Terry O’Hearn
The printed newspaper has gone through some rough times during the last few years – for the most part due to advances in technology, and specifically the Internet and Social Media. It is increasingly difficult for publishers to predict the precise direction to go, or to gauge the correct timing for making changes, so it may be worthwhile to have a quick look backwards to a simpler time.
Early newspapers were most commonly one of two sizes, tabloid or broadsheet.
While the descriptor “tabloid” when used in connection with modern-day newspapers usually has to do with sensationalism, in the nineteenth century and before, it would have referred to the size of the publication. A broadsheet was roughly double the size of its tabloid cousin, the sizes being gauged when the pages were folded.
The word tabloid was not actually in use before the 1880’s though, and interestingly, the word was derived from ‘tabloid pills’ marketed in the late nineteenth century. The pills were in a highly compacted form, and thus easy to swallow, much like the tabloid newspaper from the early twentieth century and onwards.
So, we will discuss one of the old Perth newspapers from the first half of the nineteenth century. Much more of that history is detailed on the Lanark County Genealogical Society (LCGS) Online Resource Library website http://lcgsresourcelibrary.com, under the Articles category. Their heading “A History of Newspaper Publishing in Perth” has the caveat: ‘This undated typescript was probably written for the Perth Historical and Antiquarian Society, and the content shows it was written before 1898.’”
The LCGS quoted article states: “So far as I can learn, the first newspaper published in Perth was The Independent Examiner. Its first issue must belong to the year 1828, but the precise date of its appearance is uncertain. A copy of the paper of the date Aug. 28th. 1829, is in the possession of the Messrs Walker of the Courier, as well as one of the date Dec. 13th, 1828, which however, is somewhat fragmentary. The former contains an account of the trial and execution of the murderer Easby, whose crime was one of the sensations of the early days of the settlement.”

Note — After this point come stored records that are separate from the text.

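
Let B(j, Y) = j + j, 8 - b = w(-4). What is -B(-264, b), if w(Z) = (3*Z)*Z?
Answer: 528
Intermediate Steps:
w(Z) = 3*Z²
b = -40 (b = 8 - 3*(-4)² = 8 - 3*16 = 8 - 1*48 = 8 - 48 = -40)
B(j, Y) = 2*j
-B(-264, b) = -2*(-264) = -1*(-528) = 528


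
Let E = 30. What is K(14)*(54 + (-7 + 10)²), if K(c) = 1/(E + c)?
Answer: 63/44 ≈ 1.4318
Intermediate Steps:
K(c) = 1/(30 + c)
K(14)*(54 + (-7 + 10)²) = (54 + (-7 + 10)²)/(30 + 14) = (54 + 3²)/44 = (54 + 9)/44 = (1/44)*63 = 63/44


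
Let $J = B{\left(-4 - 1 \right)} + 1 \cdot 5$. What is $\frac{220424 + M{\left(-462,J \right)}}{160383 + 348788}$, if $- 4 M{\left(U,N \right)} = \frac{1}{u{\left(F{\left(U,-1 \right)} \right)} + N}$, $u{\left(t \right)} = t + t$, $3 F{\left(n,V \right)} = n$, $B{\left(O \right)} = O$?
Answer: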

The quoted article continues … “The ‘Courier’ (Bathurst Courier) appeared first in July or August, 1834. The files in the possession of the Messrs Walker, the present proprietors of the ‘Perth Courier’, are not complete, the issues which are missing being chiefly those of the first few months of the paper’s history. The first issue which I have been able to see is that of April 24th, 1835. The paper was then the property of Malcolm Cameron, his brother, who founded the paper, having died a short time before.”

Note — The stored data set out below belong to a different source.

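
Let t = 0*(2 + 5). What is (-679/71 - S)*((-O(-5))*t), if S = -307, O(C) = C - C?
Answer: 0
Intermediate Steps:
O(C) = 0
t = 0 (t = 0*7 = 0)
(-679/71 - S)*((-O(-5))*t) = (-679/71 - 1*(-307))*(-1*0*0) = (-679*1/71 + 307)*(0*0) = (-679/71 + 307)*0 = (21118/71)*0 = 0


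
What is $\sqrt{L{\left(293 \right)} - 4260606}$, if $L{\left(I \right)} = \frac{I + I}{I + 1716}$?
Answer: $\frac{2 i \sqrt{87735457897}}{287} \approx 2064.1 i$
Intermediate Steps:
$L{\left(I \right)} = \frac{2 I}{1716 + I}$
$\sqrt{L{\left(293 \right)} - 4260606} = \sqrt{2 \cdot 293 \frac{1}{1716 + 293} - 4260606} = \sqrt{2 \cdot 293 \cdot \frac{1}{2009} - 4260606} = \sqrt{\frac{586}{2009} - 4260606} = \sqrt{- \frac{8559556868}{2009}} = \frac{2 i \sqrt{87735457897}}{287}$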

The paper was known as The Bathurst Courier from 1834 until 1857, when the name was changed to The Perth Courier. A quick-reference book has been compiled by Dan Walker, titled: “The Bathurst Courier, Extracts From the Bathurst Courier 1834-1857”. It is stated that: “This book contains carefully recorded abstracts of genealogical interest, taken from The Bathurst Courier for the years of 1834 to 1857. There are no known copies of the 1829-1833 issues of the The Bathurst Independent Examiner. Therefore, extracts from 1829-1833 do not appear in this volume.”

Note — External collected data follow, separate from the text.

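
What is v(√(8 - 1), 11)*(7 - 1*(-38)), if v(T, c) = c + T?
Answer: 495 + 45*√7 ≈ 614.06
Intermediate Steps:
v(T, c) = T + c
v(√(8 - 1), 11)*(7 - 1*(-38)) = (√(8 - 1) + 11)*(7 - 1*(-38)) = (√7 + 11)*(7 + 38) = (11 + √7)*45 = 495 + 45*√7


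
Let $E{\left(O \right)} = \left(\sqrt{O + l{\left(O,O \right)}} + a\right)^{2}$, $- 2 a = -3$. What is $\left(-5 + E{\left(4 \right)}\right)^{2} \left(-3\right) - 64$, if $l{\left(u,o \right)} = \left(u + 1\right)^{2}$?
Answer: $- \frac{46627}{16} - \frac{945 \sqrt{29}}{2} \approx -5458.7$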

The earliest edition now available for viewing was published on Aug. 29, 1834, by John Cameron, as Vol. 1 No. 4. The front page contains a selection of poetry by American poet Philip Freneau and another poem from ‘Young’s Night Thoughts’. A lengthy excerpt from the fiction book The Cruise of the Midge (author Michael Scott, first published Jan. 7, 1821) takes up the rest of the front page.
A second five-column wide page continues with the Midge story, and then some news from England, Ireland, and Scotland, which would not be late-breaking. The overseas content finally gives way to local news and notices on page three, not the least important which is about a reward in connection with “wanton depredations” having been committed on the Works of the Tay Navigation Company. Some advertisements round out that page, and the fourth and final page is a miscellany of overseas, local items, and advertising. Pretty good, I’d suggest, for a one-man show.
This Einstein quote from many years ago: “It has become appallingly obvious that our technology has exceeded our humanity” seems to even more relevant today, especially where the media is concerned. So perhaps this look into the past will help us find our way in these difficult times of a new-age media circus, and a specter called “Trump” – a societal aberration which may well be a Frankenstein-like creation of our own making.